Pour ce faire, et puisqu’il “doit être possible de réaliser une avancée dans l’organisation de leur contribution”, elle propose cinq axes autour desquels pourraient se concentrer les initiatives des divers acteurs et niveaux de pouvoir. En d’autres mots, elle appelle les autorités “à s’engager dans cinq actions de soutien qui donnent de l’air et de la lumière au paysage de la participation, qui l’élargissent et le renforcent durablement”.

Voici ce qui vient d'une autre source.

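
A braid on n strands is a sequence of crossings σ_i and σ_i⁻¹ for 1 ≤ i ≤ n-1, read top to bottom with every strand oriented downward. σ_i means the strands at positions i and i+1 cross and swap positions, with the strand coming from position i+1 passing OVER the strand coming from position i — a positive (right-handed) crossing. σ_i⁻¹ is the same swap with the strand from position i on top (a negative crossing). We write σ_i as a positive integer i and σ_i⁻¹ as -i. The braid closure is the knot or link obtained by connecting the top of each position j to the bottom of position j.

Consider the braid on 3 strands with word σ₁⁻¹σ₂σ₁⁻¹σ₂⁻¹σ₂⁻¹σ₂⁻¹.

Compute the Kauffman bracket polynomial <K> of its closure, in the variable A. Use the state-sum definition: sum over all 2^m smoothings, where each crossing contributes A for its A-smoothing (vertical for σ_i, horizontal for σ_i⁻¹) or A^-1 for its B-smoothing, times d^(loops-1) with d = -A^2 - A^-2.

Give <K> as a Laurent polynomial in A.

-A^12 + A^8 - A^4 + 2 - A^-4 + A^-8

Derivation:
Braid: s1^-1 s2 s1^-1 s2^-1 s2^-1 s2^-1 on 3 strands, 6 crossings.
Writhe w = (#positive) - (#negative) = 1 - 5 = -4.
Enumerate smoothing states for the bracket polynomial. There are 2^6 = 64 states.
Each crossing splits two ways (0=vertical, 1=horizontal). The state's weight is A^(#A-smoothings - #B-smoothings) * d^(loops - 1).
Tabulate the states by total A-exponent and number of loops L (A-exp: L × count):
  A^6: L=4 ×1
  A^4: L=3 ×6
  A^2: L=2 ×12, L=4 ×3
  A^0: L=1 ×9, L=3 ×10, L=5 ×1
  A^-2: L=2 ×12, L=4 ×3
  A^-4: L=1 ×2, L=3 ×4
  A^-6: L=2 ×1
Each group contributes A^e * Σ count * d^(L-1):
Powers of d = -A^2 - A^-2: d^2 = A^4 + 2 + A^-4; d^3 = -A^6 - 3*A^2 - 3*A^-2 - A^-6; d^4 = A^8 + 4*A^4 + 6 + 4*A^-4 + A^-8.
  A^6 * (d^3) = -A^12 - 3*A^8 - 3*A^4 - 1
  A^4 * (6*d^2) = 6*A^8 + 12*A^4 + 6
  A^2 * (12*d + 3*d^3) = -3*A^8 - 21*A^4 - 21 - 3*A^-4
  A^0 * (9 + 10*d^2 + d^4) = A^8 + 14*A^4 + 35 + 14*A^-4 + A^-8
  A^-2 * (12*d + 3*d^3) = -3*A^4 - 21 - 21*A^-4 - 3*A^-8
  A^-4 * (2 + 4*d^2) = 4 + 10*A^-4 + 4*A^-8
  A^-6 * (d) = -A^-4 - A^-8
Summing the groups: <K> = -A^12 + A^8 - A^4 + 2 - A^-4 + A^-8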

Le premier axe demande à ce que l’on apprenne à écouter attentivement les signaux relatifs au vécu des patients. De même, tout le secteur de la santé a intérêt à ce que ces associations deviennent plus actives et visibles. Voilà pourquoi, “des campagnes médiatiques et autres peuvent y contribuer”. Enfin, les associations doivent former des experts du vécu et constituer des pools régionaux, développer des réseaux et synergies avec les mutualités, associations de médecins, le monde académique et les organisations de consommateurs.

Second axe. Un conseil ou parlement des citoyens institué, par exemple, au sein de l’Inami, pourrait se prononcer une fois par an sur les grandes orientations touchant à la politique de santé.

Troisième action. L’importance accrue accordée à la gestion de la qualité dans les hôpitaux constitue un point de départ pour mettre en œuvre la participation des patients. Avec des mesures de satisfaction sur leur expérience, avec l’analyse de leurs résultats, avec l’intégration de représentants de patients dans les comités éthiques que tous les hôpitaux sont tenus d’instituer.

Quatrième axe. Les patients peuvent être impliqués dans l’élaboration et l’évaluation des trajets de soins pour un meilleur suivi d’une maladie chronique. Une règle pourrait stipuler qu’avant toute décision politique opérationnelle, les associations soient consultées.

Dernier axe. Il s’agirait de donner une place aux représentants des patients là où sont prises des décisions stratégiques, au niveau local, régional, fédéral et dans les organes de l’assurance-maladie fédérale.